When Marie visits Dr Richards the following week, Dr Richards reviews her medication and makes a few minor adjustments. These adjustments are automatically transferred to Dr Westgate and updated within his practice management system along with the reasons why Dr Richards changed the medication.

Dr Richards also notes that Marie is overweight and would benefit from seeing a nutritionist. Marie has tried unsuccessfully to lose weight before and feels that right now she couldn’t cope with another attempt because she is a solo mother, already barely managing at home with three young children, and doesn’t know how she’d cope with attempting to lose weight right now.

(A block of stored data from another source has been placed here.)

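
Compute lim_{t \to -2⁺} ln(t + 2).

As t → -2⁺, t + 2 → 0⁺ and ln(t + 2) → −∞.
Multiplying by 1 gives -∞.

-∞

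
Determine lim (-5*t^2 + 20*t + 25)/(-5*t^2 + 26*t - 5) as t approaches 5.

5/4

At t = 5 both the top and bottom vanish — a removable singularity. Factoring out (t - 5) from each leaves (-5*t - 5)/(1 - 5*t), which at t = 5 equals 5/4.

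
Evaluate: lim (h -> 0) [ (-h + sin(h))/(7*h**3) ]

Direct substitution gives 0/0.
Apply L'Hôpital: lim (cos(h) - 1)/(21*h^2), still 0/0.
Apply L'Hôpital: lim (-sin(h))/(42*h), still 0/0.
After 3 applications of L'Hôpital's rule the quotient is (-cos(h))/(42); substituting h = 0 gives -1/42.

-1/42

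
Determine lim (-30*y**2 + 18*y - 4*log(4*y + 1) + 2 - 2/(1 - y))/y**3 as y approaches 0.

-262/3

Substitution gives 0/0; apply L'Hôpital's rule 3 times.
After differentiating numerator and denominator 3 times the quotient is (-512/(4*y + 1)^3 - 12/(y - 1)^4)/(6); at y = 0 this is -262/3.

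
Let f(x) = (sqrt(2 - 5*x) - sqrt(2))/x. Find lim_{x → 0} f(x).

-5*√(2)/4

Substitution gives 0/0. Multiply numerator and denominator by the conjugate √(2 - 5x) + √2.
The numerator becomes (2 - 5x) − 2 = -5x, so the expression simplifies to -5/(√(2 - 5x) + √2).
Letting x → 0 gives -5/(2√2) = -5*√(2)/4.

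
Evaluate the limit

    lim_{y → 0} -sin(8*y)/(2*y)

-4

Substitution gives 0/0.
Write it as (8/(-2))·sin(8y)/(8y); since sin(u)/u → 1, the limit is -4.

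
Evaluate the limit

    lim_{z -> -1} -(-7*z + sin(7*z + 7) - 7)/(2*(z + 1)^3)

Direct substitution gives 0/0.
Apply L'Hôpital: lim (7*cos(7*z + 7) - 7)/(-6*(z + 1)^2), still 0/0.
Apply L'Hôpital: lim (-49*sin(7*z + 7))/(-12*z - 12), still 0/0.
After 3 applications of L'Hôpital's rule the quotient is (-343*cos(7*z + 7))/(-12); substituting z = -1 gives 343/12.

343/12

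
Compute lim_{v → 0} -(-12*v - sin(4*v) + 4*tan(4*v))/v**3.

-96

Substitution gives 0/0; apply L'Hôpital's rule 3 times.
After differentiating numerator and denominator 3 times the quotient is (64*cos(4*v) + 1536*tan(4*v)^4 + 2048*tan(4*v)^2 + 512)/(-6); at v = 0 this is -96.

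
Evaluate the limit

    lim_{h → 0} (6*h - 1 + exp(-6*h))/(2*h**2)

9

Direct substitution gives 0/0.
Apply L'Hôpital: lim (6 - 6*e^(-6*h))/(4*h), still 0/0.
After 2 applications of L'Hôpital's rule the quotient is (36*e^(-6*h))/(4); substituting h = 0 gives 9.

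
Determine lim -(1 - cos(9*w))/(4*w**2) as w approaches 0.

Substitution gives 0/0.
Use (1 − cos u)/u² → 1/2 with u = 9w: the limit is 9²/(2·(-4)) = -81/8.

-81/8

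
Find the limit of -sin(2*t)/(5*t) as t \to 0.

Substitution gives 0/0.
Write it as (2/(-5))·sin(2t)/(2t); since sin(u)/u → 1, the limit is -2/5.

-2/5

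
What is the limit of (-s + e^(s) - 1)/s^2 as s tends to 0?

1/2

Direct substitution gives 0/0.
Apply L'Hôpital: lim (e^(s) - 1)/(2*s), still 0/0.
After 2 applications of L'Hôpital's rule the quotient is (e^(s))/(2); substituting s = 0 gives 1/2.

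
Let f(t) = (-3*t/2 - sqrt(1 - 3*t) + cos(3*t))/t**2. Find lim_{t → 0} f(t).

Substitution gives 0/0 (the numerator vanishes to order 2).
Expand each term to order t^2: the coefficient of t^2 in −√(1 - 3t) is 9/8 and in cos(3t) is -9/2.
Lower-order terms cancel with the polynomial part, so the numerator is (-27/8)·t^2 + o(t^2), and the limit is (-27/8)/(1) = -27/8.

-27/8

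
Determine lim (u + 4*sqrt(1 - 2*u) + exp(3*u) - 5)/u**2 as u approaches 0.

Substitution gives 0/0 (the numerator vanishes to order 2).
Expand each term to order u^2: the coefficient of u^2 in 4·√(1 - 2u) is -2 and in e^(3u) is 9/2.
Lower-order terms cancel with the polynomial part, so the numerator is (5/2)·u^2 + o(u^2), and the limit is (5/2)/(1) = 5/2.

5/2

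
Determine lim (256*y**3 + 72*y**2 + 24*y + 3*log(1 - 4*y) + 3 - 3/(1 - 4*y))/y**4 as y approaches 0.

-960

Substitution gives 0/0 (the numerator vanishes to order 4).
Expand each term to order y^4: the coefficient of y^4 in 3·ln(1 - 4y) is -192 and in -3·1/(1 - 4y) is -768.
Lower-order terms cancel with the polynomial part, so the numerator is (-960)·y^4 + o(y^4), and the limit is (-960)/(1) = -960.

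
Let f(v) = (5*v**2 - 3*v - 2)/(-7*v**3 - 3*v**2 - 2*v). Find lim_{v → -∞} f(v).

0

The denominator has degree 3 and the numerator degree 2. Dividing numerator and denominator by v^3 sends every term to 0 except the leading denominator term, so the limit is 0.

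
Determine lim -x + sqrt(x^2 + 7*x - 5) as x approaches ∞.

This has the form ∞ − ∞. Multiply and divide by the conjugate √(x^2 + 7*x - 5) + x.
That gives (7x - 5) / (√(x^2 + 7*x - 5) + x).
Divide numerator and denominator by x: the limit is 7/(2·1) = 7/2.

7/2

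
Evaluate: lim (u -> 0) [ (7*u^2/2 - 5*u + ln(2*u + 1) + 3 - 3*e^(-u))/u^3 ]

Substitution gives 0/0; apply L'Hôpital's rule 3 times.
After differentiating numerator and denominator 3 times the quotient is (3*e^(-u) + 16/(2*u + 1)^3)/(6); at u = 0 this is 19/6.

19/6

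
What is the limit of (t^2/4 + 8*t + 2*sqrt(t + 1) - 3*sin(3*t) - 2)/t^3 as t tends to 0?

109/8

Substitution gives 0/0 (the numerator vanishes to order 3).
Expand each term to order t^3: the coefficient of t^3 in -3·sin(3t) is 27/2 and in 2·√(1 + t) is 1/8.
Lower-order terms cancel with the polynomial part, so the numerator is (109/8)·t^3 + o(t^3), and the limit is (109/8)/(1) = 109/8.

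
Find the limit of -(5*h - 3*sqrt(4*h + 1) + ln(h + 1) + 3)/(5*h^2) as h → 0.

-11/10

Substitution gives 0/0 (the numerator vanishes to order 2).
Expand each term to order h^2: the coefficient of h^2 in ln(1 + h) is -1/2 and in -3·√(1 + 4h) is 6.
Lower-order terms cancel with the polynomial part, so the numerator is (11/2)·h^2 + o(h^2), and the limit is (11/2)/(-5) = -11/10.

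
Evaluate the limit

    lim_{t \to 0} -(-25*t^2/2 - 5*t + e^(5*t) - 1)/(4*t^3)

-125/24

Direct substitution gives 0/0.
Apply L'Hôpital: lim (-25*t + 5*e^(5*t) - 5)/(-12*t^2), still 0/0.
Apply L'Hôpital: lim (25*e^(5*t) - 25)/(-24*t), still 0/0.
After 3 applications of L'Hôpital's rule the quotient is (125*e^(5*t))/(-24); substituting t = 0 gives -125/24.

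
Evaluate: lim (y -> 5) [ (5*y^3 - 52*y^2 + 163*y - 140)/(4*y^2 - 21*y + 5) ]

At y = 5 both the top and bottom vanish — a removable singularity. Factoring out (y - 5) from each leaves (5*y^2 - 27*y + 28)/(4*y - 1), which at y = 5 equals 18/19.

18/19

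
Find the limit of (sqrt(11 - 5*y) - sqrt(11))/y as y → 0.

-5*√(11)/22

A 0/0 form; rationalise with √(11 - 5y) + √11. This collapses the numerator to -5y, leaving -5/(√(11 - 5y) + √11) → -5/(2√11) = -5*√(11)/22.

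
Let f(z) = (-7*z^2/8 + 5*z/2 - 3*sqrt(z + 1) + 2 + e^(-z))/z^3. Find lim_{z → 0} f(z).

Substitution gives 0/0; apply L'Hôpital's rule 3 times.
After differentiating numerator and denominator 3 times the quotient is (-e^(-z) - 9/(8*(z + 1)^(5/2)))/(6); at z = 0 this is -17/48.

-17/48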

On hearing this, Dr Richards and Marie agree that she should receive a visit from the local Community Health Coordinator to ensure that she receives all the help she needs so that she can focus on getting her health under control.

The Community Health Coordinator visits Marie in her home and makes a series of recommendations about the help she needs and begins to coordinate this for her. The Community Health Worker sends a note to Dr Westgate to inform her of her findings and the plan she has put in place, which is automatically filed in Dr Westgate’s practice management system.


References

  1. Gillies J, Holt A. Anxious about electronic health records? No need to be. NZMJ 26 September 2003; 116(1182).
  2. Hall J, Tomlin A, Martin I, Tilyard M. A general practice minimum dataset for New Zealand. NZMJ 11 October 2002; 115(1163).
  3. Ministry of Health. Sharing Excellence in Health and Disability Information Management. Aug 2003.
  4. Clarke D. Integrated Care with minimum project risk. Medicamundi Aug 2002; 46(2).
  5. Cae Study: A Technology Partnership Delivering Results Orion Health Publications.
  6. Rowe I, Brimacombe P. Integrated care information technology. NZMJ 21 February 2003; 116(1169).
  7. Refer list and description of ProCare services.
  8. 8. Ministry of Health. From Strategy to Reality: the WAVE Project. October 2001.